Suasana sama, terlihat diluar jendela beberapa pohon maple mulai berguguran diterpa angin.

"Merasa lebih baik?"

"Eum" gumam Sehun

Oh Wujae menghela sambil menyikap tangannya kebelakang "Seterusnya lakukanlah terapi rutin"

Sehun menurunkan pandangannya "Ye Aboeji"

Oh Wujae menepuk pundak Sehun hendak berbalik pergi

"Jangan khawatir abeoji, aku bisa menanganinya"

Anggukan menjadi akhir pertemuan keduanya, walau memaksanya Sehun tidak akan baik dengan penanganan itu. Jadi Oh Wujae membiarkan anaknya itu sembuh oleh waktu dan paksaan yang halus.

***

Hari ini menjadi bencana dan anugrah, Jiyeon dan ayahnya membuat perjanjian konyol. Ia menuruti apa yang ayahnya mau untuk pergi ke Seoul—praktis untuk dijodohkan dengan seseorang. Tapi Jiyeon tidak semudah kelihatannya, ia bahkan mengancam dan membuat perjanjian sepihak dan mau tak mau tuan Park menurutinya.

"Jiyeon! kajja!" Panggil ayahnya dari lantai bawah

"Cakkaman" sahut Jiyeon, masih bercermin melihat penampilannya

"Aish pria tua itu menyebalkan!" Gerutunya sambil merapihkan lipatan bajunya.

Jiyeon memakai dress pink bercorak bunga dipadukan heels putih. Cocok untuknya yang akan menemui seseorang yang penting.

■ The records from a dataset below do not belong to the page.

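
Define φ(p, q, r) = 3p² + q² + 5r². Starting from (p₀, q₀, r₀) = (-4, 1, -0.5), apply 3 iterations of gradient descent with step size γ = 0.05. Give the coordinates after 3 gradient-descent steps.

(-1.372, 0.729, -0.0625)

∇φ = (6p, 2q, 10r)
Step 1: at (-4, 1, -0.5), ∇φ = (-24, 2, -5) → (-4, 1, -0.5) − 0.05·(-24, 2, -5) = (-2.8, 0.9, -0.25)
Step 2: at (-2.8, 0.9, -0.25), ∇φ = (-16.8, 1.8, -2.5) → (-2.8, 0.9, -0.25) − 0.05·(-16.8, 1.8, -2.5) = (-1.96, 0.81, -0.125)
Step 3: at (-1.96, 0.81, -0.125), ∇φ = (-11.76, 1.62, -1.25) → (-1.96, 0.81, -0.125) − 0.05·(-11.76, 1.62, -1.25) = (-1.372, 0.729, -0.0625)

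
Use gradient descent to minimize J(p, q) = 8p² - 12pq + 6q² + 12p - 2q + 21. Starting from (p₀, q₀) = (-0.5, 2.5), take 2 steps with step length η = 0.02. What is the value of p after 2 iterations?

∇J = (16p - 12q + 12, -12p + 12q - 2)
(p₁, q₁) = (-0.5, 2.5) − 0.02·(-26, 34) = (0.02, 1.82)
(p₂, q₂) = (0.02, 1.82) − 0.02·(-9.52, 19.6) = (0.2104, 1.428)
p = 0.2104

0.2104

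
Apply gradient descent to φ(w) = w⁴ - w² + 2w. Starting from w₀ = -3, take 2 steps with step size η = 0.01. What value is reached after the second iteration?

φ′(w) = 4w³ - 2w + 2
Step 1: φ′(-3) = -100; w₁ = -3 − 0.01·(-100) = -2
Step 2: φ′(-2) = -26; w₂ = -2 − 0.01·(-26) = -1.74

-1.74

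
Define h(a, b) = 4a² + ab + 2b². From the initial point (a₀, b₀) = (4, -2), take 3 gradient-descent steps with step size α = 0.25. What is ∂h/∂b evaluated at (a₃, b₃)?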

Jiyeon menuruni tangga dan mengomel tidak jelas hingga ayahnya tidak menyadarinya.

"Ingat kau sudah janji untuk tidak mengacau" ancam tuan Oh.

Jiyeon memangut lalu pergi keluar rumahnya untuk lebih dahulu menepati kursi penumpang.

"Siapa yang ia ancam memang ah aku bisa gila jika harus seperti ini" gerutu Jiyeon

Mereka mengambil penerbangan kedua jadi akan sampai Seoul dijam makan malam.

"Jiyeon, benar kau tidak keberatan" tiba-tiba saja tuan Park bertanya asal.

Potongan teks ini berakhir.